Страница 8 из 49
Посреди них стоит ангел, трубит и смотрит вниз. Внизу церковь, внизу - спасение от дьяволов… Это аллегория крыши Нотр-Дам, странная с первого взгляда - как же это на доме Бога дьяволы?! Смелая для христианина аллегория. В скольких произведениях трактуется об этих аллегориях, и авторы нарочно не хотят понять ваятеля, прельщаются парадоксом: на храме - дьяволы!
Тут нет парадокса в этом. Но что спасение там, внизу, у жрецов, курящих пахучую смолу и собирающих деньги (деньги… деньги…), у друзей денег - это парадокс…
***
В шикарном отеле все - начиная от бумаги для писем, на которой я делаю эти заметки, - все стало хуже.
Роскошь заперлась в особняк, на собственную яхту.
Вырождается средний класс: ширится пропасть между высшим и низшим, чтобы было куда провалиться.
Из обедов убрали половину блюд. Самый шикарный метрдотель не предлагает больше четырех… О пунш-гляссэ, делившем обед пополам, чтобы влезли в горло еще шесть блюд, когда уже съедено шесть, забыли и думать…
***
В отелях Парижа прежние залы сданы банкам, пароходным компаниям. Экономия.

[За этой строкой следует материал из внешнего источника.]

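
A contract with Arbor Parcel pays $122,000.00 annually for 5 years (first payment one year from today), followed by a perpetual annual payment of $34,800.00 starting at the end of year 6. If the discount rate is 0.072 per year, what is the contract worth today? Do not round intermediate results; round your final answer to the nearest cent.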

- Нет прежней клиентуры, - вздыхает старый портье.
Нет широких натур, русских графов и «дюков», нет «стакеевых» (русский Стахеев расшвырял во Франции несколько миллионов, и этого до сих пор не могут забыть…); нет знатных австрийцев, проигрывавших свои замки (вместе с населением прилежащих местностей).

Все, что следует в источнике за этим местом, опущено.